BioVigilant files rapid detection tech DMFs with FDA

BioVigilant says that two type V DMFs for its IMD-A rapid microbial detection system, which it has filed with the US FDA, can now be referenced by clients hoping to use it in drug manufacture, potentially reducing review times.

The IMD-A technology is mainly used by pharmaceutical firms to monitor air quality in manufacturing environments, specifically because it enables the rapid detection of potentially dangerous contaminating organisms.

BioVigilant’s drug master files (DMF) include the information that the US Food and Drug Administration (FDA) requires to assess novel bacterial detection techniques.

The Arizona-headquartered company hopes that because the DMF data can be referenced directly as part of FDA submissions it will allow drugmakers to expedite the review process for new drugs, thereby enabling an earlier market launch.

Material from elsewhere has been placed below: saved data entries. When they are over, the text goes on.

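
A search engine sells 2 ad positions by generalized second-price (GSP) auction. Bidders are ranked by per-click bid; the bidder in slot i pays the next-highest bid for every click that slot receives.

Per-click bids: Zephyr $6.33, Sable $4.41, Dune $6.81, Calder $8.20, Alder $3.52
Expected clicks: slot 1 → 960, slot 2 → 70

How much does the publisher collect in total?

Total revenue: $6980.70

Ranked by bid: $8.20 (Calder) > $6.81 (Dune) > $6.33 (Zephyr) > …
Slot 1: Calder pays $6.81 × 960 = $6537.60
Slot 2: Dune pays $6.33 × 70 = $443.10
Total = $6980.70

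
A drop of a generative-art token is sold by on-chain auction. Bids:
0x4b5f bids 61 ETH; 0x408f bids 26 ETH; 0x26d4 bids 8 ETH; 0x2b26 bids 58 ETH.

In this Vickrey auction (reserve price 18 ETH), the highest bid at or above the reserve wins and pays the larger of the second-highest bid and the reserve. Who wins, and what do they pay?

0x4b5f pays 58 ETH

Bids ranked: 61 (0x4b5f) > 58 (0x2b26) > 26 (0x408f) > 8 (0x26d4)
Highest eligible bid: 0x4b5f at 61 ETH.
Second-highest bid 58 ETH exceeds the reserve 18 ETH → payment 58 ETH.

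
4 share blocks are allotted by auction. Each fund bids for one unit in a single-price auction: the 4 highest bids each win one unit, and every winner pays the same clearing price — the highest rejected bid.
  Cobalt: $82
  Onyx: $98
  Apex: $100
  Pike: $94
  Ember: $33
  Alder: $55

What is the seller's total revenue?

Ordering the bids: 100 (Apex), 98 (Onyx), 94 (Pike), 82 (Cobalt), 55 (Alder), 33 (Ember)
The 4 highest are Apex, Onyx, Pike, Cobalt.
Highest unsuccessful bid: $55 → clearing price.
Total revenue = 4 × $55 = $220.

Total revenue: $220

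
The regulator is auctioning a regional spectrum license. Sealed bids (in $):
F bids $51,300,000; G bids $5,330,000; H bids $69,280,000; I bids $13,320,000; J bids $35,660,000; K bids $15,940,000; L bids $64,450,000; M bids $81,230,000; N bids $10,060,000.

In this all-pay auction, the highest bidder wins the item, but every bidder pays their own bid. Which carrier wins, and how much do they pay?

M pays $81,230,000

Rule: the highest bidder wins the item, but every bidder pays their own bid.
Sorting bids: 81,230,000 (M) > 69,280,000 (H) > 64,450,000 (L) > 51,300,000 (F) > 35,660,000 (J) > 15,940,000 (K) > …
M is highest and takes the item; every bidder forfeits their bid.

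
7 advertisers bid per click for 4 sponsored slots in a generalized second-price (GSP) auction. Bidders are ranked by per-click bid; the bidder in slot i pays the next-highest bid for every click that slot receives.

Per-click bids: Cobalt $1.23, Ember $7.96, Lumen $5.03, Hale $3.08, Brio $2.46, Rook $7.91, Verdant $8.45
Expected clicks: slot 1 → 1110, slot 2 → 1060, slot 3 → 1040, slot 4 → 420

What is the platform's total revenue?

Sorting advertisers: $8.45 (Verdant) > $7.96 (Ember) > $7.91 (Rook) > $5.03 (Lumen) > $3.08 (Hale) > …
Slot 1: Verdant pays $7.96 × 1110 = $8835.60
Slot 2: Ember pays $7.91 × 1060 = $8384.60
Slot 3: Rook pays $5.03 × 1040 = $5231.20
Slot 4: Lumen pays $3.08 × 420 = $1293.60
Total = $23745.00

Total revenue: $23745.00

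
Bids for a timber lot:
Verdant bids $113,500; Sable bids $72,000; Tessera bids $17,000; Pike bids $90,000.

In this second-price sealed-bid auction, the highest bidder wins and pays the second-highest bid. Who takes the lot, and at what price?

Verdant pays $90,000

Second-price sealed-bid auction: the highest bidder wins and pays the second-highest bid.
Bids in order: 113,500 (Verdant) > 90,000 (Pike) > 72,000 (Sable) > 17,000 (Tessera)
Verdant wins with the highest bid; price is set by the runner-up at $90,000.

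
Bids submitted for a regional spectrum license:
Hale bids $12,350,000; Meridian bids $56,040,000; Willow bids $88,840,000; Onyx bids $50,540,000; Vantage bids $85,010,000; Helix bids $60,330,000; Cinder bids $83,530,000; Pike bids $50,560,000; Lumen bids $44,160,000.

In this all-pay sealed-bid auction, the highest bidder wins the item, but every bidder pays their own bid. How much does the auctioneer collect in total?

Total revenue: $531,360,000

All-pay sealed-bid auction: the highest bidder wins the item, but every bidder pays their own bid.
Sorting bids: 88,840,000 (Willow) > 85,010,000 (Vantage) > 83,530,000 (Cinder) > 60,330,000 (Helix) > 56,040,000 (Meridian) > 50,560,000 (Pike) > …
Every bidder forfeits their bid regardless of winning.
Revenue = 12,350,000 + 56,040,000 + 88,840,000 + 50,540,000 + 85,010,000 + 60,330,000 + 83,530,000 + 50,560,000 + 44,160,000 = $531,360,000.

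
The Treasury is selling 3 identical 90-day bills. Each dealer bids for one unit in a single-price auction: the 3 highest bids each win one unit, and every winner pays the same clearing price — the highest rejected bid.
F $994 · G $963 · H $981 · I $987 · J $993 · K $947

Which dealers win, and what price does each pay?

F, J, I; each pays $981

Sorting: 994 (F), 993 (J), 987 (I), 981 (H), 963 (G), …
The 3 highest are F, J, I.
Clearing price = highest rejected bid = $981.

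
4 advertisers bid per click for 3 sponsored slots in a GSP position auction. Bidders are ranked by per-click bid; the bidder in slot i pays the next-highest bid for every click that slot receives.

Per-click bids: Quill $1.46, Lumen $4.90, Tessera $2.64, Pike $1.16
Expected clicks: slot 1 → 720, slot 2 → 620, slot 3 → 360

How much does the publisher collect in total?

Total revenue: $3223.60

Sorting advertisers: $4.90 (Lumen) > $2.64 (Tessera) > $1.46 (Quill) > $1.16 (Pike)
Slot 1: Lumen pays $2.64 × 720 = $1900.80
Slot 2: Tessera pays $1.46 × 620 = $905.20
Slot 3: Quill pays $1.16 × 360 = $417.60
Total = $3223.60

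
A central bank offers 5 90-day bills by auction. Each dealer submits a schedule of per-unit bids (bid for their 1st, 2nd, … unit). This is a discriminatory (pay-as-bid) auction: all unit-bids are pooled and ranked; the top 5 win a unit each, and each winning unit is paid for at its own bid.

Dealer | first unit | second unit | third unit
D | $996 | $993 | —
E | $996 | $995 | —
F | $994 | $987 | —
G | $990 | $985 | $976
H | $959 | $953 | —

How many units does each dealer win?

Pooled unit-bids ranked (top 5): 996 (D-1), 996 (E-1), 995 (E-2), 994 (F-1), 993 (D-2)
Next rejected bid: $990 (not a price — pay-as-bid).
Allocation: D 2, E 2, F 1.

D 2, E 2, F 1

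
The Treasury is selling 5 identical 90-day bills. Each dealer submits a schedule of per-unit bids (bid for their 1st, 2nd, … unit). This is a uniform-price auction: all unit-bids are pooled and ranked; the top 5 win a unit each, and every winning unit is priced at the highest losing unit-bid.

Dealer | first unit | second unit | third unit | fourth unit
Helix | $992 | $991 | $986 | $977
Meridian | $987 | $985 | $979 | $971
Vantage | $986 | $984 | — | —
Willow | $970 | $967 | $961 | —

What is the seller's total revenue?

Total revenue: $4,925

Pooled unit-bids ranked (top 5): 992 (Helix-1), 991 (Helix-2), 987 (Meridian-1), 986 (Helix-3), 986 (Vantage-1)
The (k+1)-th unit-bid is $985.
Allocation: Helix 3, Meridian 1, Vantage 1. Every unit priced at $985.
Revenue = 5 × 985 = $4,925.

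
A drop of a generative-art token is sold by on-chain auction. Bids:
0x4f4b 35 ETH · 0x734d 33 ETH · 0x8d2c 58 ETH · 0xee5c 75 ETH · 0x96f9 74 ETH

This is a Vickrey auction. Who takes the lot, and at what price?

0xee5c pays 74 ETH

Bids ranked: 75 (0xee5c) > 74 (0x96f9) > 58 (0x8d2c) > 35 (0x4f4b) > 33 (0x734d)
0xee5c is highest; pays the second-highest bid, 74 ETH.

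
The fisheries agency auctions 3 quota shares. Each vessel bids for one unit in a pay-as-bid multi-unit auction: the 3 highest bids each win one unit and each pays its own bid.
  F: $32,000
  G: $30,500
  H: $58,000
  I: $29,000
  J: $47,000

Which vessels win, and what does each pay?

H $58,000, J $47,000, F $32,000

Ordering the bids: 58,000 (H), 47,000 (J), 32,000 (F), 30,500 (G), 29,000 (I)
Winners (3 units): H, J, F.
Each winner pays its own bid: H $58,000, J $47,000, F $32,000.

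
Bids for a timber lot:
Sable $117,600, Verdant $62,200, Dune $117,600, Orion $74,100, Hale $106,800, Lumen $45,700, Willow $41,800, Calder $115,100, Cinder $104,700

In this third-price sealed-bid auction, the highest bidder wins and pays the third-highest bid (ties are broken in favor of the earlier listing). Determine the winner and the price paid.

Sable pays $115,100

Third-price sealed-bid auction: the highest bidder wins and pays the third-highest bid.
Bids in order: 117,600 (Sable) > 117,600 (Dune) > 115,100 (Calder) > 106,800 (Hale) > 104,700 (Cinder) > 74,100 (Orion) > …
Sable and Dune tie at $117,600; tie-break gives it to Sable.
Sable is highest; pays the third-highest bid, $115,100.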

Deward Manzer, BioVigilant’s CEO explained that the firm had worked with a group of 12 pharmaceutical companies to first specify and then assess the system.

He went on to say that analyses submitted as part of the DMF had required “highly specialized aerosol science expertise not readily available outside government test labs”.

We believe this testing, in conjunction with our customers’ validation testing, will offer a comprehensive view of the IMD-A technology and will accelerate [its] adoption across the pharmaceutical industry,” added Manzer.

Novel detection method

As the FDA’s director of new drug microbiology, David Hussong, commented improvement in both the speed and sensitivity of industrial-scale microbial detection is long overdue.

He explained that: “Today’s microbial culture methods are based on technology largely unchanged since Fanny Hesse introduced the use of agar for bacteriological medium in 1881.”

Dr Hussong added that “[the] FDA actively encourages use of new technologies, including rapid microbiology methods.”

Traditional industrial methods for the detection of bacteria rely upon the collection of environmental samples followed by growth on culture media, a process that can take upwards of a week to complete.

Such delays can be extremely costly, particularly in the current economic climate where even the largest drugmakers in the world are focused on improving efficiency and reducing manufacturing expenditure.

In contrast, IMD-A uses naturally occurring bacterial fluorescence in combination with a visual analytical technique called mie scattering, which measures the scattering of electromagnetic radiation by spherical particles on a single particle basis.

As a result, the approach produces immediate results and is capable of detecting extremely low levels of bacteria. In addition because IMD-A is a media-free system it does not require expensive growth reagents and media validation steps critical to older techniques, thereby further reducing manufacturing costs.